Major Differences/Pros and Cons
Location Search Accuracy
Both have done a great job utilizing spatial database data to provide a better accurate search, although sometimes you may find one does a better job over the other in different areas (with no real reasoning of why). Also the more information you have to provide (e.g. adding postal code) in your search then obviously the better your results will be.
Both map services offer driving directions that can be easily achieved by stating a start and end point. Driving directions that I have tested with both services were usually pretty accurate with estimated travel times based on mode of transportation provided by both has been pretty good as well.
Satellite Image Resolution
Imagery data sets for both services vary from place to place but overall it seems that Bing Maps uses newer and better quality satellite images than Google Maps does. Bing Maps images are generally about a year old (about 215 terabytes of high-resolution imagery to Bing Maps was recently added by Microsoft), where Google Maps images have an average of about 2 to 3 years old. With Bing Maps, you can also zoom in closer than with Google Maps (if the data exists).

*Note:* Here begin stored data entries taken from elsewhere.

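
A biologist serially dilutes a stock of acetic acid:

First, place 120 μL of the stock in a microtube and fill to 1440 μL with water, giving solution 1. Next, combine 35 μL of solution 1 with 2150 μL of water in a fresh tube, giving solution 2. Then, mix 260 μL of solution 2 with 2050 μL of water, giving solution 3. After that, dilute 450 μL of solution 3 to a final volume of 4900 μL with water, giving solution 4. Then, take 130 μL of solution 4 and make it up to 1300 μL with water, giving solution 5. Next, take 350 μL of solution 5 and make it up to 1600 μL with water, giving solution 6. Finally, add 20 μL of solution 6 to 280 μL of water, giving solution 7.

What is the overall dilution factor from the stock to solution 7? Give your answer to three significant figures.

4.97 × 10^7

Step 1: 120 μL brought to 1440 μL → factor 1440/120 = 12
Step 2: 35 μL + 2150 μL = 2185 μL total → factor 2185/35 = 62.429
Step 3: 260 μL + 2050 μL = 2310 μL total → factor 2310/260 = 8.8846
Step 4: 450 μL brought to 4900 μL → factor 4900/450 = 10.889
Step 5: 130 μL brought to 1300 μL → factor 1300/130 = 10
Step 6: 350 μL brought to 1600 μL → factor 1600/350 = 4.5714
Step 7: 20 μL + 280 μL = 300 μL total → factor 300/20 = 15
Overall dilution factor = 12 × 62.429 × 8.8846 × 10.889 × 10 × 4.5714 × 15 = 4.9697 × 10^7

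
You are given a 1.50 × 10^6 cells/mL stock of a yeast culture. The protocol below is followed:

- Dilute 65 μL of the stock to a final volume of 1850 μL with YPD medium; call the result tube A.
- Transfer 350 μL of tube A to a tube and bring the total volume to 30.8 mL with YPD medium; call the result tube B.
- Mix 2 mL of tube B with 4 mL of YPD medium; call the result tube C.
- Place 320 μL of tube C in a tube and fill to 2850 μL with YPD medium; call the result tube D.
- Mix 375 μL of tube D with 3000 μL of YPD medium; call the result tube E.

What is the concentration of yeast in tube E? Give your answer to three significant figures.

2.49 cells/mL

Step 1: 65 μL brought to 1850 μL → factor 1850/65 = 28.462
Step 2: 350 μL brought to 30.8 mL → factor 30800/350 = 88
Step 3: 2 mL + 4 mL = 6 mL total → factor 6/2 = 3
Step 4: 320 μL brought to 2850 μL → factor 2850/320 = 8.9062
Step 5: 375 μL + 3000 μL = 3375 μL total → factor 3375/375 = 9
Overall dilution factor = 28.462 × 88 × 3 × 8.9062 × 9 = 6.0228 × 10^5
Final = 1.50 × 10^6 cells/mL / 6.0228 × 10^5 = 2.49 cells/mL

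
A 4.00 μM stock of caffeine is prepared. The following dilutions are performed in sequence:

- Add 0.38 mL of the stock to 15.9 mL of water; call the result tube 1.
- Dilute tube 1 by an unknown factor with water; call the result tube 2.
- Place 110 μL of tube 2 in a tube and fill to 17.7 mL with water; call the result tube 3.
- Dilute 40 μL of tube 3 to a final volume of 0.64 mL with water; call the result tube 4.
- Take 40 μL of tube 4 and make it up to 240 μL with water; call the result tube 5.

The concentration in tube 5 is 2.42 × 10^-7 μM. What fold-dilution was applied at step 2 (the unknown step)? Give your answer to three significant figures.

25.0-fold

Step 1: 0.38 mL + 15.9 mL = 16.28 mL total → factor 16.28/0.38 = 42.842
Step 2: unknown factor x
Step 3: 110 μL brought to 17.7 mL → factor 17700/110 = 160.91
Step 4: 40 μL brought to 0.64 mL → factor 640/40 = 16
Step 5: 40 μL brought to 240 μL → factor 240/40 = 6
Product of known-step factors = 6.6179 × 10^5
Overall factor = 4.00 μM / (2.42 × 10^-7 μM) = 1.6529 × 10^7
x = 1.6529 × 10^7 / 6.6179 × 10^5 = 25.0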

Bird’s-eye View of Bing Maps offers a 3D view of buildings in major cities (mostly in the USA) and many places that are not highly (like most parts ofCanada) populated will not have any higher resolution imagery and only basic larger scale Landsat data will be provided. Sometimes Google imagery does not flow well together, mixing dark and light data sets and some with clouds and other obstructions (usually a pet peeve for anyone who works in Remote Sensing) . However both vendors provide better imagery as they obtain it so aerial imagery in various areas is constantly changing.
In a bid to keep up with its arch mapping rival, Microsoft is taking on Google Maps in the high-resolution space with a 215 terabyte update of Bird’s Eye imagery.
Microsoft has piled on another 215 terabytes of high-resolution imagery to Bing Maps, less than a month after it dished out a massive 165 terabyte cache of mapping data to the service. [source: news.cnet.com ]
Streetside View vs. Streetview
Both Bing Maps and Google Maps have street-level views, where there is a panoramic view taken from the top of a car and stitched together so it looks like you were standing there. Bing’s “Streetside view” shots are clearer, with higher resolutions and more features (such as Flicker and Photosynth) integrated into the viewing experience. Bing’s Worldwide telescope integration is a feature that allows viewers to look up to view the night-time sky above them. Google’s streetview also has a “user images” feature that offers more photos than Bing does, but they are presented as a slide shoe, instead of being layered as they are with Bing. Google’s Streetview is worthy of an honorable mention because of the numbers of areas around the world that it has captured.
Both Bing Maps and Google Maps offer effective web mapping platforms with very similar yet unique features . Bing tends to have better features and tools integrated into it, and can operate smoother than Google Maps but their coverage of data in Canada is relatively pretty weak.
Both have great features to offer but neither one seems to really fully out shine the other over all, witch in a way can be a good thing as these two web giants continue to go head to head providing us with more free web mapping tools to make our every day lives better.
I myself tend to use Google Maps more perhaps out of habit from being a big Google Earth user, but can honestly admit I do go back and forth between the two mapping applications depending on what I am using them for. ArcGIS now offers Bing products as free base maps for ArcMap layouts so that certainly has increased my Bing maps usage.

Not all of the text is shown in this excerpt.